Day 6. Dave and I kicked back all day, wanting to make the most of this peaceful place, unwinding and letting go…life in New York during Covid temporarily lost to the distraction of nature…the quiet solitude that can be rural life. Bruce feeling energetic in the afternoon, drove out to find Spa Lake…returning at sundown where seated again around the heavy wooden table we talked and ate together. Out on the deck, Bruce listening to his bird recordings as we all watched the sun drop golden turning the mountain a deep russet copper as it sank from the sky.

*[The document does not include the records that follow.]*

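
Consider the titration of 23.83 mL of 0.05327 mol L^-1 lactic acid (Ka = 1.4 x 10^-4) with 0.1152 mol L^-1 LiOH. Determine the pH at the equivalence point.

8.21

n(HC3H5O3) = 0.05327 x 0.02383 = 0.001269 mol; V(LiOH) at equivalence = 0.001269/0.1152 = 0.01102 L.
At equivalence all the acid is converted to C3H5O3-; total volume = 0.02383 + 0.01102 = 0.03485 L, so [C3H5O3-] = 0.001269/0.03485 = 0.03643 M.
Kb = Kw/Ka = 1.0e-14 / 1.4 x 10^-4 = 7.14e-11.
[OH^-] = sqrt(Kb x [C3H5O3-]) = sqrt(7.14e-11 x 0.03643) = 1.61e-6 M.
pOH = 5.79, so pH = 14.00 - 5.79 = 8.21.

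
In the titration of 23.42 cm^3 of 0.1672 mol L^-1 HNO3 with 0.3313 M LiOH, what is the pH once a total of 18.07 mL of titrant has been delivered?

12.70

n(acid) = 0.1672 x 0.02342 = 0.003916 mol; n(LiOH) added = 0.3313 x 0.01807 = 0.005987 mol.
Base is in excess by 0.005987 - 0.003916 = 0.002071 mol in a total volume of 0.04149 L.
[OH^-] = 0.002071/0.04149 = 0.04991 M, so pOH = 1.30 and pH = 14.00 - 1.30 = 12.70.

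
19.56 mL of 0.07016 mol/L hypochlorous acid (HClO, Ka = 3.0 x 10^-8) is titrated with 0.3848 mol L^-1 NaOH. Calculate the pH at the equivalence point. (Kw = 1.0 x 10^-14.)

10.15

n(HClO) = 0.07016 x 0.01956 = 0.001372 mol; V(NaOH) at equivalence = 0.001372/0.3848 = 0.003566 L.
At equivalence all the acid is converted to ClO-; total volume = 0.01956 + 0.003566 = 0.02313 L, so [ClO-] = 0.001372/0.02313 = 0.05934 M.
Kb = Kw/Ka = 1.0e-14 / 3.0 x 10^-8 = 3.33e-7.
[OH^-] = sqrt(Kb x [ClO-]) = sqrt(3.33e-7 x 0.05934) = 0.000141 M.
pOH = 3.85, so pH = 14.00 - 3.85 = 10.15.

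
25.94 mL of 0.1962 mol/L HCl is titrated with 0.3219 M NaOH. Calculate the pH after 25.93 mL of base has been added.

12.80

n(acid) = 0.1962 x 0.02594 = 0.005089 mol; n(NaOH) added = 0.3219 x 0.02593 = 0.008347 mol.
Base is in excess by 0.008347 - 0.005089 = 0.003257 mol in a total volume of 0.05187 L.
[OH^-] = 0.003257/0.05187 = 0.06280 M, so pOH = 1.20 and pH = 14.00 - 1.20 = 12.80.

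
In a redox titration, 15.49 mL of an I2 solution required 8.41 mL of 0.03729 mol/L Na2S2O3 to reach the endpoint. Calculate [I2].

0.0101 M

n(Na2S2O3) = 0.03729 x 0.008410 = 0.0003136 mol.
From the balanced equation, 2 mol Na2S2O3 reacts with 1 mol I2, so n(I2) = 0.0003136 x 1/2 = 0.0001568 mol.
[I2] = 0.0001568 / 0.01549 L = 0.0101 M.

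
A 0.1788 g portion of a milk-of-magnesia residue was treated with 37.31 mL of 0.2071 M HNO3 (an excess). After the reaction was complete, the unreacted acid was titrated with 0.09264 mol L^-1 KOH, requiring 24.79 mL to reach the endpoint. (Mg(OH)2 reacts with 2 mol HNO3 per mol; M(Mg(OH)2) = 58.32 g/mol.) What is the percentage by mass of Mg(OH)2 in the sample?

Total n(HNO3) added = 0.2071 x 0.03731 = 0.007727 mol.
n(KOH) used = 0.09264 x 0.02479 = 0.002297 mol, which equals the excess n(HNO3).
So n(HNO3) consumed by the sample = 0.007727 - 0.002297 = 0.005430 mol.
n(Mg(OH)2) = 0.005430 / 2 = 0.002715 mol.
mass Mg(OH)2 = 0.002715 x 58.32 = 0.1583 g, so %Mg(OH)2 = 0.1583/0.1788 x 100 = 88.6%.

88.6%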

Day 7. And then it was time to leave. I wanted to get a look at the Eileen Dam on our route back to Seattle, but google maps sent us on a goose chase. We followed Eileen Road passing a farm and a dog who ran to snap at our wheels, barking and chasing us past a lumber mill. Leaving him behind we crossed a rail track but then a rutted out road which we walked along for a while, but it obviously wasn’t a road big enough to lead to a large dam. Giving up and turning around, back in the car we got on to the highway, driving back through Bonners Ferry, Sandpoint, across to Newport, turning on down towards Spokane. Stopping at a pretty rest area in Sprague with a view over train tracks, eating sandwiches as a long freight train passed through. Picked up the I-90 to Seattle, more signs flying by ‘The Brews Brothers’, ‘The Man Shop’. ‘Hilary Clinton for America’…her name ghosted over in thin white paint but still showing through. A dustdevil gathered speed in a tilled roadside field, spinning itself out. On the other side of the road smoke hung low from wildfires raging in Evan’s Canyon in the Wenas Valley in the northwestern corner of Yakima county. Back to Seattle, where we awoke to our own smoke filled days….but the chance to drive through Idaho and Montana had been a brief exhilaration.
Once settled again at Bruce’s in Seattle I started on another book. ‘Winter Notes from Montana’ by Rick Bass and read of his experiences living in that beautiful place, the harshness of winter, their hunting dogs, the Yaak River running with fish. It is mountain literature, notes about fitting in and finding you feet in these wild places. An insightful tribute to the state they refer to as ‘Big Sky Country’.
“I don’t belong in a city, and I’m not sure I belong in the spring and summer. The fall, maybe…
Winter covers some things and reveals others. I admire the weasels, the rabbits, and the other wild creatures that can change with the seasons, that can change almost overnight. It’s taken me a long time to change completely—thirty years—but now that I’ve changed, I don’t have an interest in turning back.
I won’t be leaving this valley.” (from Rick Bass ‘Winter. Notes from Montana’).